I am pretty sure I suffer from mild hallucinations. I know that from time to time I have seen things (more on those stories later), and last semester I woke up at one point int he middle of the night to use the restroom, and as I was
falling back asleep I started hearing things and I thought someone was trying to break in to the apartment to murder me and my ex-girlfriend (she was my g/f at the time and it was at her place that this happened). I totally flipped out. I kind of thought it was a dream though, it was weird.

And the reason that I even posted about the hallucinations at all is that yesterday as I was falling asleep in the afternoon in my bedroom to catch a nap, right before falling asleep I swore I heard music. Like i heard music, but nothing was on anywhere and it was so subtle and faint that I thought if I wasnt laying perfectly still in an empty house i probably couldn't hear it. And it was driving me crazy becuase I couldn't figure out where the music was coming from ...
and then I was out.

Pretty sure that was, as NINDS puts it, an auditory delusional experience. I have those fairly frequently actually.
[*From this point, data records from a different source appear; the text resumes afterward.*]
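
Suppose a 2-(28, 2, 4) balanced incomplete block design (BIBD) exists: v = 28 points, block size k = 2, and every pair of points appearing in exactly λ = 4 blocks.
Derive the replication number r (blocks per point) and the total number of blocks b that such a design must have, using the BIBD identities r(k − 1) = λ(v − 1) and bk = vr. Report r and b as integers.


Any 2-(v, k, λ) BIBD satisfies two necessary conditions:
  (i)  Each point sits in r blocks, and counting incidences through any fixed point gives r(k − 1) = λ(v − 1), so r = λ(v − 1)/(k − 1).
  (ii) Total incidences bk = vr, so b = vr/k.
Step 1: r = λ(v − 1)/(k − 1) = 4·(28 − 1)/(2 − 1) = 4·27/1 = 108/1 = 108.
Step 2: b = vr/k = 28·108/2 = 3024/2 = 1512.
Check integrality: r = 108 ∈ Z ✓, b = 1512 ∈ Z ✓.
(These identities are necessary conditions: they determine r and b for any design with these parameters, but do not by themselves prove that one exists.)

r = 108, b = 1512.


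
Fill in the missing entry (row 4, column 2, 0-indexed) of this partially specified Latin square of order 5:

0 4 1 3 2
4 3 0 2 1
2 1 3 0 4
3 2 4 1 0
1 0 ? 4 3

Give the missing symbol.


Row 4 contains symbols [0, 1, 3, 4] — missing [2].
Column 2 contains symbols [0, 1, 3, 4] — missing [2].
The missing symbol must appear in both missing sets; intersection = [2].
Therefore the hidden value is 2.

Missing value = 2.


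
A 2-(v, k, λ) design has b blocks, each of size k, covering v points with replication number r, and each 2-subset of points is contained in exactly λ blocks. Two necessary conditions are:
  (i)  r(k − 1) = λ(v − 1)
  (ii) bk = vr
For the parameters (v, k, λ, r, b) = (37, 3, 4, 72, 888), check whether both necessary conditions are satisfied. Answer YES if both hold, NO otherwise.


Condition (i): r(k − 1) = 72·2 = 144; λ(v − 1) = 4·36 = 144. Match? YES.
Condition (ii): bk = 888·3 = 2664; vr = 37·72 = 2664. Match? YES.
Both conditions hold? YES.

YES


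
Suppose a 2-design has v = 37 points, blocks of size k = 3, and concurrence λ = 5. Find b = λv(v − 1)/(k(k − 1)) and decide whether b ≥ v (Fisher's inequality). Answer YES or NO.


b = λv(v − 1)/(k(k − 1)) = 5·37·36/(3·2) = 6660/6 = 1110.
Compare with v = 37: b ≥ v, so Fisher's inequality holds.

YES


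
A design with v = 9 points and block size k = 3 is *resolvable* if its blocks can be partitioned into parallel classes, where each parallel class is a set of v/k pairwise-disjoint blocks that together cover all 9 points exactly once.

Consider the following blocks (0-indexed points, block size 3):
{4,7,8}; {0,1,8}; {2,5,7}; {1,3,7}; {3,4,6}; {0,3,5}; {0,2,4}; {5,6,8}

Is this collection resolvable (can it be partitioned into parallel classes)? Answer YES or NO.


v = 9, block size k = 3, number of blocks = 8.
For resolvability, blocks must partition into parallel classes of size v/k = 3.
Total blocks must therefore be a multiple of 3: 8 = 3·2 + 2 ⇒ not divisible ✗.
Resolvable? NO.

NO


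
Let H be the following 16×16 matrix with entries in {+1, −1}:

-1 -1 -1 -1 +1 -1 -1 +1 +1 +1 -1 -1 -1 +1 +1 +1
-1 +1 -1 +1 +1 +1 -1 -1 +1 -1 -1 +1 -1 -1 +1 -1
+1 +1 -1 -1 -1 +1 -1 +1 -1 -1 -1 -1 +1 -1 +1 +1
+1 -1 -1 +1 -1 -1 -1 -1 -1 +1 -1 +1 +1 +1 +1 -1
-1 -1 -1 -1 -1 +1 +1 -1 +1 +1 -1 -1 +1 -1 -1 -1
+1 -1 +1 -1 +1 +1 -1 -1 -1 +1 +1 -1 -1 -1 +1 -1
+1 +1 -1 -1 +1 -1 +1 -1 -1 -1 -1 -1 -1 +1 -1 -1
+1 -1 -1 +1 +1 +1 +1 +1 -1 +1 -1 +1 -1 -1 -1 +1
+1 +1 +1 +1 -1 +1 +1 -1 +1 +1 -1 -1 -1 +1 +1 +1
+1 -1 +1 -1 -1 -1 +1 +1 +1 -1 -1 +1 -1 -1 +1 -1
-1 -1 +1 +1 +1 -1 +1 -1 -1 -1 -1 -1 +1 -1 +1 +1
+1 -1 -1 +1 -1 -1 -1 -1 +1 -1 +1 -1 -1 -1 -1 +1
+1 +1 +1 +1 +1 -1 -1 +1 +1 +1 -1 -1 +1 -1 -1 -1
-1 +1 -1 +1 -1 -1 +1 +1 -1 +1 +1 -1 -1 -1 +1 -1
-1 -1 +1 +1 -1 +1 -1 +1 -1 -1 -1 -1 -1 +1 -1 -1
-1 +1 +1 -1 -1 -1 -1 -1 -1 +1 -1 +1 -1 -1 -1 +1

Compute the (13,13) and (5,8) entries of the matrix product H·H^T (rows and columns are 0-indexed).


Row 5 of H: [1, -1, 1, -1, 1, 1, -1, -1, -1, 1, 1, -1, -1, -1, 1, -1].
Row 8 of H: [1, 1, 1, 1, -1, 1, 1, -1, 1, 1, -1, -1, -1, 1, 1, 1].
Row 13 of H: [-1, 1, -1, 1, -1, -1, 1, 1, -1, 1, 1, -1, -1, -1, 1, -1].
(H·H^T)[13][13] = Σ_j H[13][j]·H[13][j] = (-1)² + (1)² + (-1)² + (1)² + (-1)² + (-1)² + (1)² + (1)² + (-1)² + (1)² + (1)² + (-1)² + (-1)² + (-1)² + (1)² + (-1)² = 1 + 1 + 1 + 1 + 1 + 1 + 1 + 1 + 1 + 1 + 1 + 1 + 1 + 1 + 1 + 1 = 16.
(H·H^T)[5][8] = Σ_j H[5][j]·H[8][j] = (1)·(1) + (-1)·(1) + (1)·(1) + (-1)·(1) + (1)·(-1) + (1)·(1) + (-1)·(1) + (-1)·(-1) + (-1)·(1) + (1)·(1) + (1)·(-1) + (-1)·(-1) + (-1)·(-1) + (-1)·(1) + (1)·(1) + (-1)·(1) = 1 + -1 + 1 + -1 + -1 + 1 + -1 + 1 + -1 + 1 + -1 + 1 + 1 + -1 + 1 + -1 = 0.
So rows 5 and 8 are orthogonal; the diagonal entry equals n = 16.

(13,13) entry = 16; (5,8) entry = 0.


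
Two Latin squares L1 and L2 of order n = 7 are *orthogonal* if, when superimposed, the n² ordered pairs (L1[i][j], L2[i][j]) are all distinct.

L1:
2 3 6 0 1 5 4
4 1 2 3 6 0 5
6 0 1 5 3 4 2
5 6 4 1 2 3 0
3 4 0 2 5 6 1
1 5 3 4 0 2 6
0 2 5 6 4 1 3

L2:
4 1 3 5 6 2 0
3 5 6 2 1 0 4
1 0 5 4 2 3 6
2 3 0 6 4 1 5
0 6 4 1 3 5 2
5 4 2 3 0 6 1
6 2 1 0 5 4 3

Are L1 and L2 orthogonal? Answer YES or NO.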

Well at least it's better than seeing things!

-Jim-

2 comments:

Anonymous said...

Okay, so the sleep paralysis has happened to me before, once. I was in a cage with the original cast of Star Trek, and we were gassed with poison gas, and I couldn't move or cry out or anything, but I was totally awake. My cousin had to literally kick my ass to knock me out of it.

Weird...I like your site! I love reading about real people's experiences with this sort of stuff...not that you are an experiment or anything...:)

Anonymous said...

I used to sleep deprive myself partying after graduating high school, and that's when I started having fits of sleep paralysis.

I'd wake up, and in lying on my back, would sense disaster was imminent. I'd wake up enough to move, but would feel like I weighed a lot more, or was *very* weak.

The scariest part was that I'd act totally crazy. I'd leave the back door of the apartment, try my hardest to scale the brick wall around our back porch (successfully, and there was a gate right there too), and walk around the complex until the feeling wore off.

Another time, I'd fallen asleep in a chair at a friend's apartment (a few doors down). I woke up, opened my eyes, and thought I could will my shoes onto my feet. Then I felt a reverberating feeling that our planet was hurling toward the sun. I was in a panic, and grabbed my shoes, one of someone else’s shoes, a hat, and went to tell them I was leaving. They asked if I was okay, I said yes, and then started waking out of it. Embarrassing!

After that I kind of linked it to happening when I was sleep deprived. I had more minor occurrences after getting my life straight that kind of backed up my idea. I try not to sleep deprive myself now.